Jacques Villeglé, plasticien et peintre, à l’âge de quatre-vingt-seize ans, que j’ai vu en personne au Musée de Louviers lors du vernissage de son exposition Affiche & alphabet 1956-2013 en deux mille quinze.
Aux infos de France Trois Bretagne, un reportage sur ce dernier et son œuvre car il était né à Quimper.
 

8 juin 2022


Contrairement à ce qui était annoncé, il pleut toujours ce mardi matin, une sorte de crachin breton qui ne m’empêche pas de prendre le tram puis le Bibus Dix-Neuf direction Plougastel. Commence une longue promenade dans des quartiers périphériques puis nous longeons la plage du Moulin Blanc et passons le Pont de l’Iroise. Après un court passage sur une quatre voies, ce sont encore des kilomètres au cours desquels la conductrice, qui découvre le parcours, nous fait faire un tour complet de rond-point (première fois de ma vie que je fais ça avec un bus) et nous arrivons à Plougastel.
Je descends à Champ de Foire. Une autochtone m’indique la boulangerie et un café ouvert. Chez Les Gourmands Disent (ah ah ah), j’achète un croissant et un pain au chocolat (un euro quatre-vingt-quinze) et je les mange avec un allongé à l’intérieur d’O Fraisia.
Sorti de là, je trouve facilement, près de l’église reconstruite après les bombardements comme l’essentiel du bourg, le magnifique calvaire à bubons évoquant la peste et datant de mil six cent deux qui a échappé au désastre et a même été restauré par les Américains. J’en photographie les quatre faces sous une pluie persistante qui m’amène à ne pas demander mon reste (comme on dit).

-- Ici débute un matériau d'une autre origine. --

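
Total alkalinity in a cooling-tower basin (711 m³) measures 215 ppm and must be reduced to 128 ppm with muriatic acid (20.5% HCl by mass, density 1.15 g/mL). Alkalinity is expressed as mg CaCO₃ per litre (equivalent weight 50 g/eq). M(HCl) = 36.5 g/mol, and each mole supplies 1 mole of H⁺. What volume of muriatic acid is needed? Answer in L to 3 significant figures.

Volume: 711 m³ = 711,000 L.
Alkalinity to neutralize: (215 − 128) = 87 mg/L as CaCO₃ × 711,000 L = 61,860 g as CaCO₃.
Equivalents of H⁺ required: 61,860 ÷ 50 g/eq = 1237 eq = 1237 mol HCl.
Mass of HCl: 1237 × 36.5 = 45,160 g.
Mass of 20.5% solution: 45,160 / 0.205 = 220,300 g.
Volume: 220,300 g ÷ 1.15 g/mL = 191,500 mL.

192 L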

J’attends le Bibus du retour en compagnie d’un homme en fauteuil roulant électrique. Quand ce Dix-Neuf arrive le système d’accès pour les handicapé(e)s refuse de fonctionner et le malheureux reste sur le trottoir.

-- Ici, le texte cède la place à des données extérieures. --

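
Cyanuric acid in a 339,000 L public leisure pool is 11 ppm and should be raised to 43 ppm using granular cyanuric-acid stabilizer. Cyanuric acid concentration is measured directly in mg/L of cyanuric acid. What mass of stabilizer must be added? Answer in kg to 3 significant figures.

10.8 kg

CYA to add: (43 − 11) = 32 mg/L × 339,000 L = 10,850 g cyanuric acid.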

Je descends près du Quartz et continue avec un Bibus Deux jusqu’à la rampe qui permet de descendre dans le Port. Une fois encore, je m’assois à la terrasse couverte de La Presqu’île pour un café lecture puis à onze heures et demie, je vais goûter aux huîtres de Bretagne chez Brest Marée, marchand de poissons et fruits de mer, six pour neuf euros, fraîches et bonnes mais petites.
Mon repas se poursuit à l’intérieur de Tara Inn où presque toutes les tables sont réservées. Parmi les plats du jour, je choisis les tripes à la bretonne et ne les attends pas longtemps : « C’est pour qui la tripaille ? ». Un gâteau au chocolat et j’en ai fini.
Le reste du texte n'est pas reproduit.